其对象 _admin_socket 在 CephContext 中进行初始化。同时,还新建了 _admin_hook,并向 _admin_socket 对象注册了很多个命令。这里简单介绍下 register_command,该函数的作用就是把命令参数和对应的方法关联起来,例如:config show 对应 _conf->show_config(),具体映射在钩子函数对象中 CephContextHook -> call() -> m_cct->do_command()。
_admin_socket = new AdminSocket(this);
_admin_hook = new CephContextHook(this);
_admin_socket->register_command("assert", "assert", _admin_hook, "");
_admin_socket->register_command("abort", "abort", _admin_hook, "");
_admin_socket->register_command("perfcounters_dump", "perfcounters_dump", _admin_hook, "");
_admin_socket->register_command("1", "1", _admin_hook, "");
_admin_socket->register_command("perf dump", "perf dump name=logger,type=CephString,req=false name=counter,type=CephString,req=false", _admin_hook, "dump perfcounters value");
...
这里演示下 ceph daemon ... 命令。admin_socket 线程作用就是监听这类查询命令,返回查询结果。
[root@localhost build]# ./bin/ceph daemon /tmp/ceph-asok.UU2i8r/client.admin.6783.asok help
*** DEVELOPER MODE: setting PATH, PYTHONPATH and LD_LIBRARY_PATH ***
{
"config diff": "dump diff of current config and default config",
"config diff get": "dump diff get <field>: dump diff of current and default config setting <field>",
"config get": "config get <field>: get the config value",
"config help": "get config setting schema and descriptions",
"config set": "config set <field> <val> [<val> ...]: set a config variable",
"config show": "dump current config settings",
"config unset": "config unset <field>: unset a config variable",
"dump_mempools": "get mempool stats",
"get_command_descriptions": "list available commands",
"git_version": "get git sha1",
"help": "list available commands",
"log dump": "dump recent log entries to log file",
"log flush": "flush log entries to log file",
"log reopen": "reopen log file",
"objecter_requests": "show in-progress osd requests",
"perf dump": "dump perfcounters value",
"perf histogram dump": "dump perf histogram values",
"perf histogram schema": "dump perf histogram schema",
"perf reset": "perf reset <name>: perf reset all or one perfcounter name",
"perf schema": "dump perfcounters schema",
"version": "get ceph version"
}
admin_socket 线程在 init() 函数中启动。首先是创建了管道,读取端的文件描述符记录在 m_shutdown_rd_fd 中,写入端的文件描述符记录在 m_shutdown_wr_fd 中。从变量名字也可以看出,该文件描述符的作用是收取关闭信息。退出的信号会写入管道的写入端,而线程会通过多路复用接口,监听读取端,一旦发现 m_shutdown_rd_fd 中读出内容,就关闭线程。线程的入口函数为 AdminSocket::entry(),功能就是循环监听端口,执行命令。

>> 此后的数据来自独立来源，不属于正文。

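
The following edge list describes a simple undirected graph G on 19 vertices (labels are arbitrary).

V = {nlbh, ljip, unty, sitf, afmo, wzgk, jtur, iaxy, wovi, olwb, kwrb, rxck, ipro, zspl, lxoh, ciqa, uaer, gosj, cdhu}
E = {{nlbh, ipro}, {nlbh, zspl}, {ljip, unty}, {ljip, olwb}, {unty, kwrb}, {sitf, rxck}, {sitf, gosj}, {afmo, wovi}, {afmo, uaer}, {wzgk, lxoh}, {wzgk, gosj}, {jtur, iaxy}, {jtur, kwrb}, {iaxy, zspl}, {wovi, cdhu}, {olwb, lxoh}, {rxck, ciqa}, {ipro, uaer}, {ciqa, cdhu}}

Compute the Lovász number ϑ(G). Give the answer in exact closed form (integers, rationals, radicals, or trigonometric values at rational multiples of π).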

bool AdminSocket::init(const std::string& path)
{
ldout(m_cct, 5) << "init " << path << dendl;
/* Set up things for the new thread */
//创建管道
int pipe_rd = -1, pipe_wr = -1;
err = create_shutdown_pipe(&pipe_rd, &pipe_wr);
...
//绑定端口监听端口
int sock_fd;
err = bind_and_listen(path, &sock_fd);
...
/* Create new thread */
th = make_named_thread("admin_socket", &AdminSocket::entry, this);
...
return true;
}
void AdminSocket::entry() noexcept
{
ldout(m_cct, 5) << "entry start" << dendl;
while (true) {
...
if (fds[0].revents & POLLIN) {
// Send out some data
do_accept();
}
if (fds[1].revents & POLLIN) {
// Parent wants us to shut down
return;
}
}
}
common_init_finish() 中就创建了 service 和 admin_socket 线程,功能已经在上文介绍过了,可以看出,common_init_finish() 函数更侧重于一个进程的基础查询服务,包括对内的性能参数监控和对外的参数配置查询接口,它像是在 global_init() 功能之外的一层包装,global_init() 做的更多的是一个个 ceph 子系统或者子模块的基本构,类似操作系统的内核,而 commmon_init_finish() 类似内核之外的监控模块。